In the summer of 1897, Bevan travelled to Jersey to the wedding of his friend and fellow artist, Eric Forbes Robertson. There he met de Karlowska, a Polish art-student and by December of that year they were married. His wife’s family were gentlemen farmers of substance in Poland and Bevan and his wife visited their estate at Szeliwy a number of times. A competent painter herself, her style is similar to that of Bevan, although often differed in subject. She was painted at least three times by Gilman, and also sat to other artists of the group, including Gore. She was remembered by contemporaries as having great charm and beauty.

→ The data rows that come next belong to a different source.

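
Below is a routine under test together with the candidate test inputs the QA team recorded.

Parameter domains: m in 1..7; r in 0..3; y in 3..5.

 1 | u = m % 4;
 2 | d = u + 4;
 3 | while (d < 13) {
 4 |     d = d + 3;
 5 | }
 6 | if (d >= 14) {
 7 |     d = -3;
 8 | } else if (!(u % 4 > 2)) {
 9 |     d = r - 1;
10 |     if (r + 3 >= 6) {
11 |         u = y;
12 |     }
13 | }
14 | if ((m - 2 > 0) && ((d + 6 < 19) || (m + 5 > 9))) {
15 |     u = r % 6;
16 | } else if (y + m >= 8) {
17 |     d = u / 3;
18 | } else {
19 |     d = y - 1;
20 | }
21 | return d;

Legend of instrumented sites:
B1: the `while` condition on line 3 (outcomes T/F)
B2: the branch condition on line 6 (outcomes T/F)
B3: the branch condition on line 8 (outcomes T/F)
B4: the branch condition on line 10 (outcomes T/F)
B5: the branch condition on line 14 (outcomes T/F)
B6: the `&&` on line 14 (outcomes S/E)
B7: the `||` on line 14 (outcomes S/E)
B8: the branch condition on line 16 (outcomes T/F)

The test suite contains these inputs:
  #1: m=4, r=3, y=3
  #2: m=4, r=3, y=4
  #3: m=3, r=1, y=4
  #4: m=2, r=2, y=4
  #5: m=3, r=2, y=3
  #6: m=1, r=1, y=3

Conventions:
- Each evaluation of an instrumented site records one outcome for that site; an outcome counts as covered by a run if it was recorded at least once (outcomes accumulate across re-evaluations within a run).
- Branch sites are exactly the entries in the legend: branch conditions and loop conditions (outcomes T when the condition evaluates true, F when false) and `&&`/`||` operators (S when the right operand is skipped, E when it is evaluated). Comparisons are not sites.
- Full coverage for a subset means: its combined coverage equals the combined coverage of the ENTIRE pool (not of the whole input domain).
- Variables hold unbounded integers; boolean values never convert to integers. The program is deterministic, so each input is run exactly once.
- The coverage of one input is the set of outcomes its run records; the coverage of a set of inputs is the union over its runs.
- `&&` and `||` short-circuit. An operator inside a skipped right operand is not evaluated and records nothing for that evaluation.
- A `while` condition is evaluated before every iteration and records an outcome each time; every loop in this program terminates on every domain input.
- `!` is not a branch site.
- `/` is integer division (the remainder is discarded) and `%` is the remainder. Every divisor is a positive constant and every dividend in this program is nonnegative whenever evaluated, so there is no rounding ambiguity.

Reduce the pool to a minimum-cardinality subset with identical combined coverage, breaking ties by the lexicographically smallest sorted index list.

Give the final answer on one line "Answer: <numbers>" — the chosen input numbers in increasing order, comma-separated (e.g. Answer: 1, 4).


input #1, m=4, r=3, y=3: events B1->T, B1->T, B1->T, B1->F, B2->F, B3->T, B4->T, B6->E, B7->S, B5->T; outcomes B1=T, B1=F, B2=F, B3=T, B4=T, B5=T, B6=E, B7=S
input #2, m=4, r=3, y=4: events B1->T, B1->T, B1->T, B1->F, B2->F, B3->T, B4->T, B6->E, B7->S, B5->T; outcomes B1=T, B1=F, B2=F, B3=T, B4=T, B5=T, B6=E, B7=S
input #3, m=3, r=1, y=4: events B1->T, B1->T, B1->F, B2->F, B3->F, B6->E, B7->E, B5->F, B8->F; outcomes B1=T, B1=F, B2=F, B3=F, B5=F, B6=E, B7=E, B8=F
input #4, m=2, r=2, y=4: events B1->T, B1->T, B1->T, B1->F, B2->T, B6->S, B5->F, B8->F; outcomes B1=T, B1=F, B2=T, B5=F, B6=S, B8=F
input #5, m=3, r=2, y=3: events B1->T, B1->T, B1->F, B2->F, B3->F, B6->E, B7->E, B5->F, B8->F; outcomes B1=T, B1=F, B2=F, B3=F, B5=F, B6=E, B7=E, B8=F
input #6, m=1, r=1, y=3: events B1->T, B1->T, B1->T, B1->F, B2->T, B6->S, B5->F, B8->F; outcomes B1=T, B1=F, B2=T, B5=F, B6=S, B8=F
together the pool reaches 14 outcomes: B1=T, B1=F, B2=T, B2=F, B3=T, B3=F, B4=T, B5=T, B5=F, B6=S, B6=E, B7=S, B7=E, B8=F
size 1 is not enough: best union over all size-1 subsets is 8/14
size 2 is not enough: best union over all size-2 subsets is 12/14
the canonical winner is {1, 3, 4}: size 3, full 14-outcome coverage, earliest index list among size-3 covers
Answer: 1, 3, 4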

Generally dated to circa 1913 (although dates up to 1915 have been suggested), The Yellow Hat sees the artist and sitter engaging much more directly that in many of Gilman’s portraits of this period, something that is heightened by the concentration of handling in the face and hat, leaving the background and dress much more loosely painted.